Опять — словеса. Всякие бывают заблуждения, и часто разум людей определенного склада служит для того, чтобы оправдывать их, а порой выдавать зло за добро. Хитроумный Дали находит выход, ссылаясь на безумие: «Я готов признать, что в какой-то мере сумасшедшие являются жертвами собственного воображения в том смысле, что именно оно побуждает их нарушать некоторые правила поведения, вне которых род человеческий чувствует себя под угрозой… Однако то полнейшее безразличие, которое эти люди выказывают к нашей критике в их адрес, позволяет предположить, что они находят величайшее утешение в собственном воображении… И действительно, галлюцинации, иллюзии и т. п. — это такие источники удовольствия, которыми вовсе не следует пренебрегать».
Нет, не напрасно он интересовался философией и психологией.

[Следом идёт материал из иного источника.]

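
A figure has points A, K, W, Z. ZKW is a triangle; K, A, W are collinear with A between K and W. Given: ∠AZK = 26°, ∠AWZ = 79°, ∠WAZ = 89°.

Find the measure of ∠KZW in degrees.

1. ∠KWZ = 79°  [A on ray WK]
2. ∠KAZ = 91°  [linear pair at A on KW]
3. ∠AKZ = 63°  [△ZKA]
4. ∠WKZ = 63°  [A on ray KW]
5. ∠KZW = 38°  [△ZKW]

∠KZW = 38°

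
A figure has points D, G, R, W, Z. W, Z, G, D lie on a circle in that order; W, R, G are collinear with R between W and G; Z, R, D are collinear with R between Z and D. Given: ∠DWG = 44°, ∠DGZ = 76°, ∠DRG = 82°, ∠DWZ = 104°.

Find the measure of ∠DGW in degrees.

1. ∠DZG = 44°  [same arc GD]
2. ∠GDZ = 60°  [△ZGD]
3. ∠DGW = 38°  [△GRD]

∠DGW = 38°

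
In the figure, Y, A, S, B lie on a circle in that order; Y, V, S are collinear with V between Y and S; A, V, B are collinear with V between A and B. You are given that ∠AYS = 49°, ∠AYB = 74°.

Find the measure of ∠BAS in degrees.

∠BAS = 25°

1. ∠ABS = 49°  [same arc AS]
2. ∠ASB = 106°  [cyclic YASB, opposite ∠Y+∠S]
3. ∠BAS = 25°  [△ASB]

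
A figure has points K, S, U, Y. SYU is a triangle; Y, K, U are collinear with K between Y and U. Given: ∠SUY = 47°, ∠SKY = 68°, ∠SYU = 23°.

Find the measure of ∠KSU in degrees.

∠KSU = 21°

1. ∠KUS = 47°  [K on ray UY]
2. ∠SKU = 112°  [linear pair at K on YU]
3. ∠KSU = 21°  [△SKU]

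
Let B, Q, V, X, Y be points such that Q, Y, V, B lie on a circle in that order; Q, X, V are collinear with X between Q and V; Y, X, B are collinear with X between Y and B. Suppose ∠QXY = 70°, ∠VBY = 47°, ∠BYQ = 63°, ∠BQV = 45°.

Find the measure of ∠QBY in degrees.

1. ∠BXV = 70°  [vertical angles at X]
2. ∠BXQ = 110°  [linear pair at X on QV]
3. ∠QBY = 25°  [△QXB]

∠QBY = 25°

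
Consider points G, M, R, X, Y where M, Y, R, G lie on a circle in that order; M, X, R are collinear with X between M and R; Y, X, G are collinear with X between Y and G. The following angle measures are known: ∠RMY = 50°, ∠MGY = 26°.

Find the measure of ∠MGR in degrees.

1. ∠MRY = 26°  [same arc MY]
2. ∠MYR = 104°  [△MYR]
3. ∠MGR = 76°  [cyclic MYRG, opposite ∠Y+∠G]

∠MGR = 76°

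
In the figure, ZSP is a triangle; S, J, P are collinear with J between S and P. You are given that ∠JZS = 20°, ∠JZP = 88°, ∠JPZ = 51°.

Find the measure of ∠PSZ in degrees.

1. ∠PJZ = 41°  [△ZJP]
2. ∠SJZ = 139°  [linear pair at J on SP]
3. ∠JSZ = 21°  [△ZSJ]
4. ∠PSZ = 21°  [J on ray SP]

∠PSZ = 21°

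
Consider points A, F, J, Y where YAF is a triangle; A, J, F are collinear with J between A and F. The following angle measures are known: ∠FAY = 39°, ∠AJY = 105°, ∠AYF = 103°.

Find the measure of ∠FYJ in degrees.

1. ∠AFY = 38°  [△YAF]
2. ∠FJY = 75°  [linear pair at J on AF]
3. ∠JFY = 38°  [J on ray FA]
4. ∠FYJ = 67°  [△YJF]

∠FYJ = 67°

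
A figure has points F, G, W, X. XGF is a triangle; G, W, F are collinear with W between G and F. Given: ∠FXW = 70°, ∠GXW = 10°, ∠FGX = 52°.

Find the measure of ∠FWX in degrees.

1. ∠WGX = 52°  [W on ray GF]
2. ∠GWX = 118°  [△XGW]
3. ∠FWX = 62°  [linear pair at W on GF]

∠FWX = 62°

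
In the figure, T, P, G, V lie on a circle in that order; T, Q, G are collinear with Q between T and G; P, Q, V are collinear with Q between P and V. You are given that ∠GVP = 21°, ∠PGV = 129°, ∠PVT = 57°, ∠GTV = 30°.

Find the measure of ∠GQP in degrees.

1. ∠GPV = 30°  [△PGV]
2. ∠PGT = 57°  [same arc TP]
3. ∠GQP = 93°  [△PQG]

∠GQP = 93°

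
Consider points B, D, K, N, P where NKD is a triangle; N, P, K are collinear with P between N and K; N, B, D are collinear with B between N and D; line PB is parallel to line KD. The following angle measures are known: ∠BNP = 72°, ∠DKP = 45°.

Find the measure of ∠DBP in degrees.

1. ∠DNK = 72°  [P on NK, B on ND]
2. ∠DKN = 45°  [P on ray KN]
3. ∠KDN = 63°  [△NKD]
4. ∠NBP = 63°  [PB∥KD, corresponding at B]
5. ∠DBP = 117°  [linear pair at B on ND]

∠DBP = 117°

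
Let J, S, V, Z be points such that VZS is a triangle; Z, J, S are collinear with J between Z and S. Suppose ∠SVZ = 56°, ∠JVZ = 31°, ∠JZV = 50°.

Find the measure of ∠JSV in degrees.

∠JSV = 74°

1. ∠SZV = 50°  [J on ray ZS]
2. ∠VSZ = 74°  [△VZS]
3. ∠JSV = 74°  [J on ray SZ]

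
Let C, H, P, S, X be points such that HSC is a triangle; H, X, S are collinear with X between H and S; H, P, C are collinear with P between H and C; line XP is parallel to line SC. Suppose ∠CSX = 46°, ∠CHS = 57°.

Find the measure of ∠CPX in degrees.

1. ∠CSH = 46°  [X on ray SH]
2. ∠HCS = 77°  [△HSC]
3. ∠HPX = 77°  [XP∥SC, corresponding at P]
4. ∠CPX = 103°  [linear pair at P on HC]

∠CPX = 103°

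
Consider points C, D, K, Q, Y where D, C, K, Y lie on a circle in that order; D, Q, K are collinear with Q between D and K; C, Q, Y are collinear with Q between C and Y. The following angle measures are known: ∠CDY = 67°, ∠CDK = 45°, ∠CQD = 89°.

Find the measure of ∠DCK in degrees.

∠DCK = 68°

1. ∠CKY = 113°  [cyclic DCKY, opposite ∠D+∠K]
2. ∠CYK = 45°  [same arc CK]
3. ∠CQK = 91°  [linear pair at Q on DK]
4. ∠KCY = 22°  [△CKY]
5. ∠CKD = 67°  [△CQK]
6. ∠DCK = 68°  [△DCK]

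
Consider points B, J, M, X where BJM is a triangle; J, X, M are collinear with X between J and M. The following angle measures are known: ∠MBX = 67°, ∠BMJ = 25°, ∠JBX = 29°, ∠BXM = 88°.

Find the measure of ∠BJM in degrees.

1. ∠BXJ = 92°  [linear pair at X on JM]
2. ∠BJX = 59°  [△BJX]
3. ∠BJM = 59°  [X on ray JM]

∠BJM = 59°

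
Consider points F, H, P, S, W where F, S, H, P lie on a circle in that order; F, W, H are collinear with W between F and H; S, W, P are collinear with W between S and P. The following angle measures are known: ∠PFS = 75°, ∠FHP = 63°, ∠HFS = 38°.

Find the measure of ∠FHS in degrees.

∠FHS = 42°

1. ∠PHS = 105°  [cyclic FSHP, opposite ∠F+∠H]
2. ∠FSP = 63°  [same arc FP]
3. ∠HPS = 38°  [same arc SH]
4. ∠FWS = 79°  [△FWS]
5. ∠HSP = 37°  [△SHP]
6. ∠HWS = 101°  [linear pair at W on FH]
7. ∠FHS = 42°  [△SWH]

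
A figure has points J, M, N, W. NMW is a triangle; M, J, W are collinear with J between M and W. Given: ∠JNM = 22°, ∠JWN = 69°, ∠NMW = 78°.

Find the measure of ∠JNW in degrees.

1. ∠JMN = 78°  [J on ray MW]
2. ∠MJN = 80°  [△NMJ]
3. ∠NJW = 100°  [linear pair at J on MW]
4. ∠JNW = 11°  [△NJW]

∠JNW = 11°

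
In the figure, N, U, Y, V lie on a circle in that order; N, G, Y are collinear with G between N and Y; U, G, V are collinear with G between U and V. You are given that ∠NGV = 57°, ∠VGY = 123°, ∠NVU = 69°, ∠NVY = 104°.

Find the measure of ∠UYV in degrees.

1. ∠UGY = 57°  [vertical angles at G]
2. ∠VNY = 54°  [△NGV]
3. ∠NYU = 69°  [same arc NU]
4. ∠NYV = 22°  [△NYV]
5. ∠VUY = 54°  [△UGY]
6. ∠UVY = 35°  [△YGV]
7. ∠UYV = 91°  [△UYV]

∠UYV = 91°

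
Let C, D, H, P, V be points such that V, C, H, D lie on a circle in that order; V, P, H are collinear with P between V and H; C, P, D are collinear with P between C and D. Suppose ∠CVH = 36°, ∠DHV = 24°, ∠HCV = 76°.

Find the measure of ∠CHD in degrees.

1. ∠CHV = 68°  [△VCH]
2. ∠DCV = 24°  [same arc VD]
3. ∠CDV = 68°  [same arc VC]
4. ∠CVD = 88°  [△VCD]
5. ∠CHD = 92°  [cyclic VCHD, opposite ∠V+∠H]

∠CHD = 92°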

Это помогло ему ловко избегать четких и честных ответов на неприятные для него вопросы. Разум стал служить ему не в поисках истины, а для сокрытия ее: не для того, чтобы избегать дурных поступков, а чтобы оправдывать их.
Дали совершил серьезный переворот в сюрреализме: отрешился от социальной и нравственной основ этого движения, представив его как сугубо художественное. Он не оставался вне политики, но позволил себе быть вне нравственности.
Глава 5
ВЫБОР
Два изгнанника вызывали во мне восхищение, доходящее до фанатического обожания, — Фрейд и Эйнштейн.
С каким энтузиазмом погружался я в психоанализ! Но лишь затем, чтоб лелеять свои комплексы. У меня и в мыслях не было от них избавляться!